Am I to understand Mitchell was able to avoid testifying in court by means of denying out of court what she'd say in response to certain questions if they were to be asked in court?

I find the inability of Libby's defense to question Mitchell on the witness stand before the jury rather Orwellian, especially after her (i) Imus interview, (ii)characterization of info sharing at NBC news, and (iii) the of centrallity of Russert's testimony.
7.5.2007 7:15pm
Peter Young:
Never did I have Dershowitz as a professor, but on my last day at law school back in 1968, he kindly gave me some valuable free legal advice about how to deal with my draft board, which was trying to take away my fatherhood deferment because of my anti-war activities. After I followed up on his suggestions, I never heard from my draft board again.

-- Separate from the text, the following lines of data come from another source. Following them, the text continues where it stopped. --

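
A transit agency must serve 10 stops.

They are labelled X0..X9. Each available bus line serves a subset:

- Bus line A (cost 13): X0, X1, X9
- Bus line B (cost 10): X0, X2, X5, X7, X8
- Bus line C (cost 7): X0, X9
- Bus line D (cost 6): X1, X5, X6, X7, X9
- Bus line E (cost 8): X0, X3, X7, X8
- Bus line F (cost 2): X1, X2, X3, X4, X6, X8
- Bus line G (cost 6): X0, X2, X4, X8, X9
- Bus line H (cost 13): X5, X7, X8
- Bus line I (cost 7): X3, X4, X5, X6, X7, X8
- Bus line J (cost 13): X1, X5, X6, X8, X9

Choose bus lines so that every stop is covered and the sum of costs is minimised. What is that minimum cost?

14

D, F, G together cover every stop (D ∪ F ∪ G = {X0, X1, X2, X3, X4, X5, X6, X7, X8, X9}); total cost 6 + 2 + 6 = 14.
No covering selection has total cost below 14.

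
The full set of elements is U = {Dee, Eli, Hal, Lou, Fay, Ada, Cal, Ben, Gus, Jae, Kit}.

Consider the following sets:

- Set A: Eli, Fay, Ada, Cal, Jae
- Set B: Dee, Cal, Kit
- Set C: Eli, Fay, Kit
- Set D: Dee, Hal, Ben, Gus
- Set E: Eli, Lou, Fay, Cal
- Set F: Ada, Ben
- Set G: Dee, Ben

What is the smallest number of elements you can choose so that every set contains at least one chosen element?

3

The 3 elements {Dee, Fay, Ada} hit every set.
No choice of 2 elements meets every set, so 3 is the minimum.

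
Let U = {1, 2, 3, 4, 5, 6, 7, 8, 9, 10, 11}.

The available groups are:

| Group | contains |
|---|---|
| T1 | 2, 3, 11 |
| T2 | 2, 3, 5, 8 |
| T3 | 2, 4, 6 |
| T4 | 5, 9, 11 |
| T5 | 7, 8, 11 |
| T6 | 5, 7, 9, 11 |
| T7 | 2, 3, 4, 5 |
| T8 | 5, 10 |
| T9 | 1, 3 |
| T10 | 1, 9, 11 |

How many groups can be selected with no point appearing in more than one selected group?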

He was busy arranging to leave town that day for his summer break, but rather than leave me uncounseled, he had me traipse along on his last-minute errands in and around Harvard Square as we talked. I went banking and dry cleaning with the Dersh.

So I have a soft spot for Dershowitz. At the time he was the prodigy, always praised for being so bright at so young an age--first in his class at Yale Law School, youngest full professor ever at Harvard Law School and the like. As he grew older, he seemed to become ever more extreme and ever more strident in an effort to remain the center of attention. He is more a celebrity than an academic, more a political figure than a lawyer. Anway, that's my shamateurish psychoanalytical take on Dershowitz.

Being the Dersh means having a healthy regard for one's own opinions no matter what, but soft spots go only so far. He lost me as an admirer long ago. Fortunately, there is only one Dersh. But I'm still glad there is a Dersh. And if he didn't exist, most of the commenters here wouldn't have him to kick around, would they?
7.7.2007 10:35am
Mark Bahner (www):

Barnett does not, we've seen, care for the rough-and-tumble of comment threads -- incompatible with his libertarian sympathies, I suppose.


Pardon me? What in the world do "libertarian sympathies" have to do with "the rough-and-tumble of comment threads"?